As duas idéias podem ser defendidas, ainda que não ao mesmo tempo.

O Papa Pio XII, ao definir a Assunção como Dogma de fé, não desceu, sabiamente, aos pormenores da morte ou dormição da Virgem Santíssima.

O Dogma da Assunção consiste em afirmar que Maria foi elevada em corpo de alma ao Céu e lá já se encontra como Jesus que depois de Ressuscitado e da Sua Ascenção está também desta maneira.

Maria está inteira no Céu. Maria vive, não está morta.

Os Santos esperam a ressurreição da carne. Maria está viva no Céu.

Portanto, mesmo com a proclamação do Dogma da Assunção, permanece a liberdade de quem queira pensar como os antigos que falavam simplesmente da dormição da Virgem ou pode-se pensar como a Teologia mais atual que aceita a morte de Maria.

Convém ainda notar que nas línguas latina existe uma sutil diferenciação terminológica, que não existe em outros idiomas e que é, a saber, aquela entre Ascenção e Assunção. Não seria a mesma coisa, ou seja, a subida em corpo e alma ao Céu? Olhando de fora ou superficialmente pode parecer a mesma coisa. Mas Ascenção é a de Cristo, e Sua subida ao Céu se deu por Seu poder divino, por Sua natureza divina. Ele subiu ao Céu. Com Maria o que aconteceu foi a Assunção, isto é, ela foi atraída ao Céu. Não subiu por poder próprio. Foi elevada por Deus, atraída por Deus. Sutis diferenças que nos fazem entender melhor a realidade.

Santo Afonso Maria de Ligório fala das três coisas que tornam a morte uma experiência nada agradável — o apego à Terra, o remorso dos pecados e a incerteza da salvação — e de como podemos evitá-las imitando o exemplo de Maria Santíssima.

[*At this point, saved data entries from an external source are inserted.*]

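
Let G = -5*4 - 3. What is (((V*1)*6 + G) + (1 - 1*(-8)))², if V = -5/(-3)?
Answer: 16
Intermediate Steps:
G = -23 (G = -20 - 3 = -23)
V = 5/3 (V = -5*(-⅓) = 5/3 ≈ 1.6667)
(((V*1)*6 + G) + (1 - 1*(-8)))² = ((((5/3)*1)*6 - 23) + (1 - 1*(-8)))² = (((5/3)*6 - 23) + (1 + 8))² = ((10 - 23) + 9)² = (-13 + 9)² = (-4)² = 16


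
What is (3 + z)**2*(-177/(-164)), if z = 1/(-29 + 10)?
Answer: 138768/14801 ≈ 9.3756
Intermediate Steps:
z = -1/19 (z = 1/(-19) = -1/19 ≈ -0.052632)
(3 + z)**2*(-177/(-164)) = (3 - 1/19)**2*(-177/(-164)) = (56/19)**2*(-177*(-1/164)) = (3136/361)*(177/164) = 138768/14801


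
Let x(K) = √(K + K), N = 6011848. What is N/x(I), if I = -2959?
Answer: -3005924*I*√5918/2959 ≈ -78149.0*I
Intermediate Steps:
x(K) = √2*√K (x(K) = √(2*K) = √2*√K)
N/x(I) = 6011848/((√2*√(-2959))) = 6011848/((√2*(I*√2959))) = 6011848/((I*√5918)) = 6011848*(-I*√5918/5918) = -3005924*I*√5918/2959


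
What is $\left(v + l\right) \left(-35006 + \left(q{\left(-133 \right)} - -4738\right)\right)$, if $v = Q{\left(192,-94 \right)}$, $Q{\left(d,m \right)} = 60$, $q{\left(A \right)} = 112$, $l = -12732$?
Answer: $382136832$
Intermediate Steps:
$v = 60$
$\left(v + l\right) \left(-35006 + \left(q{\left(-133 \right)} - -4738\right)\right) = \left(60 - 12732\right) \left(-35006 + \left(112 - -4738\right)\right) = - 12672 \left(-35006 + \left(112 + 4738\right)\right) = - 12672 \left(-35006 + 4850\right) = \left(-12672\right) \left(-30156\right) = 382136832$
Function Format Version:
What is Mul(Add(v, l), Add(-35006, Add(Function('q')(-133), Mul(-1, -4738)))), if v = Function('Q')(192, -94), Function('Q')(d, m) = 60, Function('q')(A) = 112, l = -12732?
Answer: 382136832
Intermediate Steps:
v = 60
Mul(Add(v, l), Add(-35006, Add(Function('q')(-133), Mul(-1, -4738)))) = Mul(Add(60, -12732), Add(-35006, Add(112, Mul(-1, -4738)))) = Mul(-12672, Add(-35006, Add(112, 4738))) = Mul(-12672, Add(-35006, 4850)) = Mul(-12672, -30156) = 382136832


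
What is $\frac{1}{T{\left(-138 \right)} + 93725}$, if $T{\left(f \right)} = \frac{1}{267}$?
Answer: $\frac{267}{25024576} \approx 1.067 \cdot 10^{-5}$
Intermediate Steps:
$T{\left(f \right)} = \frac{1}{267}$
$\frac{1}{T{\left(-138 \right)} + 93725} = \frac{1}{\frac{1}{267} + 93725} = \frac{1}{\frac{25024576}{267}} = \frac{267}{25024576}$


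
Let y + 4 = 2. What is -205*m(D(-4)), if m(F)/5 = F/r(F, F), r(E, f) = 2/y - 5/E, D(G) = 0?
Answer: 0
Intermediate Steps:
y = -2 (y = -4 + 2 = -2)
r(E, f) = -1 - 5/E (r(E, f) = 2/(-2) - 5/E = 2*(-1/2) - 5/E = -1 - 5/E)
m(F) = 5*F**2/(-5 - F) (m(F) = 5*(F/(((-5 - F)/F))) = 5*(F*(F/(-5 - F))) = 5*(F**2/(-5 - F)) = 5*F**2/(-5 - F))
-205*m(D(-4)) = -1025*0**2/(-5 - 1*0) = -1025*0/(-5 + 0) = -1025*0/(-5) = -1025*0*(-1)/5 = -205*0 = 0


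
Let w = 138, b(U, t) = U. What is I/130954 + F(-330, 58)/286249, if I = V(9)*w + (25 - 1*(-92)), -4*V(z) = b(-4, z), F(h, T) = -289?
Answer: 35147789/37485451546 ≈ 0.00093764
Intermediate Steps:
V(z) = 1 (V(z) = -1/4*(-4) = 1)
I = 255 (I = 1*138 + (25 - 1*(-92)) = 138 + (25 + 92) = 138 + 117 = 255)
I/130954 + F(-330, 58)/286249 = 255/130954 - 289/286249 = 35147789/37485451546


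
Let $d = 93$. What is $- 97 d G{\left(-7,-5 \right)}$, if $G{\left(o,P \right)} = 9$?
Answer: $-81189$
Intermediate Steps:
$- 97 d G{\left(-7,-5 \right)} = \left(-97\right) 93 \cdot 9 = \left(-9021\right) 9 = -81189$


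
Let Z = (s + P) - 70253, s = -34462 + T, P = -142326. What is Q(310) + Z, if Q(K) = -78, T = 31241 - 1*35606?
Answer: -251484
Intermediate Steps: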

Se Maria morreu ou dormiu, cada um escolha o que melhor aprouver para sua devoção. Mas podemos dizer, conforme ensina Santo Afonso e conforme a experiência de vida que temos, que Maria não estava apegada à Terra e, em conseqüência, a morte para Ela não seria amarga. Remorso pelos pecados Ela não precisaria ter, pois nunca os cometera e tampouco a incerteza da Salvação eterna. Maria sabia em que terreno estava pisando e estas incertezas e amarguras não as torturaram na hora da morte.


Que Deus nos conceda, por intercessão de Maria Santíssima, que vivamos nesta vida de tal modo desapegados de tudo e de todos e somente apegados a Ele, que possamos partir cantando sob a luz do olhar d’Ela.

* No Brasil, caso não caia num domingo, esta solenidade é celebrada no primeiro domingo após o dia 15. Onde esta solenidade é celebrada sempre no dia 15, caso não seja num domingo, celebra-se a liturgia do dia no domingo seguinte.